The fun is in throwaway details. The judge editing his daughter’s wedding card in the court is a priceless moment. The strategic if trifle stretched jokiness in calling Jolly’s (as in Rajesh Khanna’s real life son-in-law) wife Pushpa elicits giggles. Then in a little gem of a scene Kumar makes rotis for his family. In one shot it captures yet subverts an ethos so effortlessly that I easily forgave the atta and oil brand placements in there. The brands seem to have come into the picture after the scene was conceived rather than being written for the convenience of product placements. And there was something amusing (even if unintended by the filmmaker) in seeing the hero dive into the Ganges with a Dollar Big Boss banian on. Religion after all, is also all about money honey.

Women may not have much of a role in the film but it's interesting how they are still shown negotiating their own space within the larger male mindset. It's about knocking at conservatism from within. Be it drinking secretly within the walls of home or dressing daringly in the husband's company, away from the neighbourhood in the anonymity of Hazratganj. In the Jolly household it’s the M.A. Sanskrit, Gucci-obsessed Pushpa who seems to wear the pants and even takes on the goons in times of crisis. There’s a Ghoonghat 11 Vs Burqa 11 cricket match in conservative Varanasi, even as an entirely male audience watches on. It’s as if the jokes and sarcasm is aimed at them as they cheer on at the role-defining jerseys of the women – “Sonu Ki Bua” and “Lucky Ki Nanad”?

There's a fine line between the conventional and the radical that Kapoor treads very cannily, at times even questionably. His is not just a male world but a janeu-wearing (holy thread) Brahmindom that the hero belongs to but before your own politicised mind begins counting good vs bad, Hindu vs Muslim you find him dividing them equally between the two. Between a terrorist and a fake encounter cop. Here a Ram Kishore Saraswat is as culpable as an Iqbal Qadri, a Zahoor Siddiqui suffers as much as a Jugal Kishore Mathur. Kapoor gets pugnacious and irreverent with the religious realities while remaining squarely within them. So Faiz poems, Ghulam Ali ghazals and an Arabic translation of Bhagwad Geeta whip up emotions, as does a shastra match.

The director ends up playing safe with the legal system itself, taking potshots at it yet upholding it in the climax with some in your face speechification, that too after a rather long disclaimer at the start. Which is what the problem is.
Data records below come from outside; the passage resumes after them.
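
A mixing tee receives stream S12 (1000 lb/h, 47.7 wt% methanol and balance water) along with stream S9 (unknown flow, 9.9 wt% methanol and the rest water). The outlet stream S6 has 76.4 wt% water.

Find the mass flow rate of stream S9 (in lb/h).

Let S9 be the unknown flow. Total out = 1000 + S9.
water balance: 523 + 0.901·S9 = 0.764·(1000 + S9)
(0.901 − 0.764)·S9 = 0.764×1000 − 523 = 241
S9 = 241 / 0.137 = 1759.1 lb/h

1759 lb/h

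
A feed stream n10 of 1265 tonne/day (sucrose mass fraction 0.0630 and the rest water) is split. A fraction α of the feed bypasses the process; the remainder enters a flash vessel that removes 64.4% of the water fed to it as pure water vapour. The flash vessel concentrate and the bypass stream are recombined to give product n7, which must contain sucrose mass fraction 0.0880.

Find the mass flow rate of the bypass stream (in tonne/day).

669.4 tonne/day

All 1265×0.063 = 79.695 tonne/day of sucrose reaches n7, so n7 = 79.695/0.088 = 905.63 tonne/day and vapour = 359.37 tonne/day.
The evaporator receives (1−α)·1265 of feed at 0.937 water and removes 0.644 of that water:
0.644×0.937×(1−α)×1265 = 359.37
(1−α) = 359.37/763.34 = 0.4708;  α = 0.5292.
Bypass flow = 0.5292×1265 = 669.44 tonne/day.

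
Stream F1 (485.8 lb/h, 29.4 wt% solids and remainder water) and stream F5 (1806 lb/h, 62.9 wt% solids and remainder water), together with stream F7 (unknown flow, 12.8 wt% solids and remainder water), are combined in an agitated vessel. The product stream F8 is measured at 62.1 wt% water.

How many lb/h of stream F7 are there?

Let F7 be the unknown flow. Total out = 2291.8 + F7.
water balance: 1013 + 0.872·F7 = 0.621·(2291.8 + F7)
(0.872 − 0.621)·F7 = 0.621×2291.8 − 1013 = 410.21
F7 = 410.21 / 0.251 = 1634.3 lb/h

1634 lb/h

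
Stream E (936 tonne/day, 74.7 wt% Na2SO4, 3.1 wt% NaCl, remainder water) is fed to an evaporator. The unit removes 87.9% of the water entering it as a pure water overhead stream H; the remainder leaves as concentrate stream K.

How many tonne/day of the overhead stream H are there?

water entering = 936×0.222 = 207.79 tonne/day; overhead removed = 0.879×207.79 = 182.65 tonne/day.

182.6 tonne/day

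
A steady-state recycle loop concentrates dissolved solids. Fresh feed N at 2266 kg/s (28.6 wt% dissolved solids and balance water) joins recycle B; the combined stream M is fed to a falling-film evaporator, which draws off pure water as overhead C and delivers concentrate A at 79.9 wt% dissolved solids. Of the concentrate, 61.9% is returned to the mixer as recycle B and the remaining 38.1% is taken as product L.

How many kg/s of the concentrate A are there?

2129 kg/s

Overall dissolved solids balance (none leaves overhead): dissolved solids in fresh feed = dissolved solids in product, i.e. 2266×0.286 = (1−0.619)·A·0.799.
A = 648.08/(0.799×0.381) = 2128.9 kg/s.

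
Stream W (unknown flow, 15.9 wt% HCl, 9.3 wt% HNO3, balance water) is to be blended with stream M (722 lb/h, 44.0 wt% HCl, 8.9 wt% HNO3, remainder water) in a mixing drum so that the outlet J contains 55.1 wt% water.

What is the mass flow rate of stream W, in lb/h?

Let W be the unknown flow. Total out = 722 + W.
water balance: 340.06 + 0.748·W = 0.551·(722 + W)
(0.748 − 0.551)·W = 0.551×722 − 340.06 = 57.76
W = 57.76 / 0.197 = 293.2 lb/h

293.2 lb/h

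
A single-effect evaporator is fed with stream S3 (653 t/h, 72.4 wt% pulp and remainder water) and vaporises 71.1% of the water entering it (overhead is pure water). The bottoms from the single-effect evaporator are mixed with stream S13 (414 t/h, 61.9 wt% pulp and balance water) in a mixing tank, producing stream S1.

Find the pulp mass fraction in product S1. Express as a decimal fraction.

Vapour removed = 0.711×0.276×653 = 128.14 t/h; concentrate = 524.86 t/h.
pulp reaching the mixer = 472.77 (from concentrate) + 414×0.619 = 729.04 t/h.
Product flow = 524.86 + 414 = 938.86 t/h; pulp fraction = 0.777.

0.777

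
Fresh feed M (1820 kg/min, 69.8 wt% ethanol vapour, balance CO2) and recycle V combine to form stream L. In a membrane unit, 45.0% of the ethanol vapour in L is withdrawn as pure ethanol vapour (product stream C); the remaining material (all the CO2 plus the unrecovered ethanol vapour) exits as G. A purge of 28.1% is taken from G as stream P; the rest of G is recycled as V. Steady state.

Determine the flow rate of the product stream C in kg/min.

945.6 kg/min

ethanol vapour in L: m_A = 1820×0.698 + (1−0.281)·(1−0.450)·m_A, so m_A = 1270.4/0.6045 = 2101.3 kg/min.
Product C = 0.450×2101.3 = 945.6 kg/min.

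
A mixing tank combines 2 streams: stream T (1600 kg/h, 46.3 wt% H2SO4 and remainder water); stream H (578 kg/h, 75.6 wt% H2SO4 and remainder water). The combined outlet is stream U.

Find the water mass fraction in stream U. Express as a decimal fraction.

Total flow out = 1600 + 578 = 2178 kg/h.
water in = 1600×0.537 + 578×0.244 = 1000.2 kg/h.
water mass fraction in U = 1000.2/2178 = 0.4592.

0.4592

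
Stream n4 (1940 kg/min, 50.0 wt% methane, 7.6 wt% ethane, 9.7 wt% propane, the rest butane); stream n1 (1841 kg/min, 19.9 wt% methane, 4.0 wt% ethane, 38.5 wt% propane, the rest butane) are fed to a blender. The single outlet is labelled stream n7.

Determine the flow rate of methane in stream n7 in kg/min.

methane out = methane in = 1940×0.500 + 1841×0.199 = 1336.4 kg/min.

1336 kg/min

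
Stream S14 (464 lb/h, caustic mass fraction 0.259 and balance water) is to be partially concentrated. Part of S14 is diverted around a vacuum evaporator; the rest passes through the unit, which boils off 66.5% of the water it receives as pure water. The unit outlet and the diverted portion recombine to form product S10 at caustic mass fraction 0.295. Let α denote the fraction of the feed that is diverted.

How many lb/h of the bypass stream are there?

349.1 lb/h

All 464×0.259 = 120.18 lb/h of caustic reaches S10, so S10 = 120.18/0.295 = 407.38 lb/h and vapour = 56.624 lb/h.
The evaporator receives (1−α)·464 of feed at 0.741 water and removes 0.665 of that water:
0.665×0.741×(1−α)×464 = 56.624
(1−α) = 56.624/228.64 = 0.2477;  α = 0.7523.
Bypass flow = 0.7523×464 = 349.09 lb/h.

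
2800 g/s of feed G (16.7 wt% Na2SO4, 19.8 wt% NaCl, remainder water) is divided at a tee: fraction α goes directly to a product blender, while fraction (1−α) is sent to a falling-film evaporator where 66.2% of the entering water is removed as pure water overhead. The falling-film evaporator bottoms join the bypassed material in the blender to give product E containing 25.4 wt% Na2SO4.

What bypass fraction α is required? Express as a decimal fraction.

All 2800×0.167 = 467.6 g/s of Na2SO4 reaches E, so E = 467.6/0.254 = 1840.9 g/s and vapour = 959.06 g/s.
The evaporator receives (1−α)·2800 of feed at 0.635 water and removes 0.662 of that water:
0.662×0.635×(1−α)×2800 = 959.06
(1−α) = 959.06/1177 = 0.8148;  α = 0.1852.

0.185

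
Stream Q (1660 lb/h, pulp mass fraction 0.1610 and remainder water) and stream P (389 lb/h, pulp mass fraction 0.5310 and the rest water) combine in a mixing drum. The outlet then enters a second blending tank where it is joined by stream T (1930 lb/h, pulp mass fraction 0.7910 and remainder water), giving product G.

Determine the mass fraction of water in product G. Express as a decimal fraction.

0.4972

Overall, product flow = 3979 lb/h.
water in = 1660×0.839 + 389×0.469 + 1930×0.209 = 1978.6 lb/h.
water fraction in G = 0.4972.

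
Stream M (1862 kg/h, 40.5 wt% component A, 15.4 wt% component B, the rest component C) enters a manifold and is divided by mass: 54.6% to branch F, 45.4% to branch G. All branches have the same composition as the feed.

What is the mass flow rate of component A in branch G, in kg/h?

Branch G total = 0.454×1862 = 845.35 kg/h.
component A in G = 0.405×845.35 = 342.37 kg/h.

342.4 kg/h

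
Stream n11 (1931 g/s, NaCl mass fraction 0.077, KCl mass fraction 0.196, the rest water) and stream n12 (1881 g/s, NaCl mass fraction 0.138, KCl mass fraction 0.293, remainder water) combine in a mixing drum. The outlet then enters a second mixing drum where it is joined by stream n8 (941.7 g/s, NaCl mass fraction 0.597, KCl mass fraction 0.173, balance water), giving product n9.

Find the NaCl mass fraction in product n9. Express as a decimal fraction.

0.204

Overall, product flow = 4753.7 g/s.
NaCl in = 1931×0.077 + 1881×0.138 + 941.7×0.597 = 970.46 g/s.
NaCl fraction in n9 = 0.204.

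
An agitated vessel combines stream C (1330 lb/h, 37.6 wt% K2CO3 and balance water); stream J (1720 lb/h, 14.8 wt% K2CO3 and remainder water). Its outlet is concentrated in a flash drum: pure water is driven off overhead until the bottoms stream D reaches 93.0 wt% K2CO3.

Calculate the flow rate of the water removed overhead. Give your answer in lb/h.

K2CO3 entering = 1330×0.376 + 1720×0.148 = 754.64 lb/h.
All K2CO3 reports to D, so D = 754.64/0.930 = 811.44 lb/h.
Total feed = 3050 lb/h; overhead = 3050 − 811.44 = 2238.6 lb/h.

2239 lb/h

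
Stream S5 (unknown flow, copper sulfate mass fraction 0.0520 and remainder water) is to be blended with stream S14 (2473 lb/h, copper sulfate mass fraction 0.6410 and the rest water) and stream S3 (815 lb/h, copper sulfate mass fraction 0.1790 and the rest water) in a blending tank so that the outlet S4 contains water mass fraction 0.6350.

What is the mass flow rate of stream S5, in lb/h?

Let S5 be the unknown flow. Total out = 3288 + S5.
water balance: 1556.9 + 0.948·S5 = 0.635·(3288 + S5)
(0.948 − 0.635)·S5 = 0.635×3288 − 1556.9 = 530.96
S5 = 530.96 / 0.313 = 1696.4 lb/h

1696 lb/h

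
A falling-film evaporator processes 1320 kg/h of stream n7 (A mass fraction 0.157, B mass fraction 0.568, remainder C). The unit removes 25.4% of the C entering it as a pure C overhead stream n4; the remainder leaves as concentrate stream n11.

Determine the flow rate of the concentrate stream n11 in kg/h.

1228 kg/h

C entering = 1320×0.275 = 363 kg/h; overhead removed = 0.254×363 = 92.202 kg/h.
Concentrate = 1320 − 92.202 = 1227.8 kg/h.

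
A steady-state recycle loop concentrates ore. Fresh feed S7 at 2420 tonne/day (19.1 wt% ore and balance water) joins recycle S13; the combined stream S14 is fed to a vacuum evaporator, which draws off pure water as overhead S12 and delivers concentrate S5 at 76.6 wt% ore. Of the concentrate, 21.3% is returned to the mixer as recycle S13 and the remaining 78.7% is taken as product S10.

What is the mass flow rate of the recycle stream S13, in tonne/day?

163.3 tonne/day

Overall ore balance (none leaves overhead): ore in fresh feed = ore in product, i.e. 2420×0.191 = (1−0.213)·S5·0.766.
S5 = 462.22/(0.766×0.787) = 766.73 tonne/day.
Recycle S13 = 0.213×766.73 = 163.31 tonne/day.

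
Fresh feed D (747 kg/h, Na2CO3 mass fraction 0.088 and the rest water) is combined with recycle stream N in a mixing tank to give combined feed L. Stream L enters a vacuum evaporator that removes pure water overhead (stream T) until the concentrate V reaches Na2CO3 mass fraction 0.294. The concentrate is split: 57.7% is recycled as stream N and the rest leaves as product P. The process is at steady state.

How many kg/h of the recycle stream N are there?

305 kg/h

Overall Na2CO3 balance (none leaves overhead): Na2CO3 in fresh feed = Na2CO3 in product, i.e. 747×0.088 = (1−0.577)·V·0.294.
V = 65.736/(0.294×0.423) = 528.59 kg/h.
Recycle N = 0.577×528.59 = 304.99 kg/h.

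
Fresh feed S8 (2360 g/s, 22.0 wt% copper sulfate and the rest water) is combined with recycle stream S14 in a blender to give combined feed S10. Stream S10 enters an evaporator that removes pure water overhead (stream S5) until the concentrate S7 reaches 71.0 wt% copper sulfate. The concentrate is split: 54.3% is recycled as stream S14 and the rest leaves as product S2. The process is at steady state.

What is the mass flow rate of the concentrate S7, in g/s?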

Kapoor gives ample display of an inherent cheekiness and black humour (the lawyer's rate card, package deals, fake Aadhar card reference, for instance) but he tempers it down with drama and emotions. A free reign to Kapoor’s down to earth humour and a pointed clarity would have served him and the film better. Would it have drawn the audience in though, is another question.

Yes there could be much to crib about in the film—like the easy jump of the hero to Kashmir—but even as you keep thinking of the niggling problems you can't deny that it manages to come together well. What Jolly LLB 2 essentially shows is how the marriage of opposites—the mainstream dramatic tropes and a realistic tapestry—can be the formula to go for, for Bollywood. That is of course, until it gets done to death.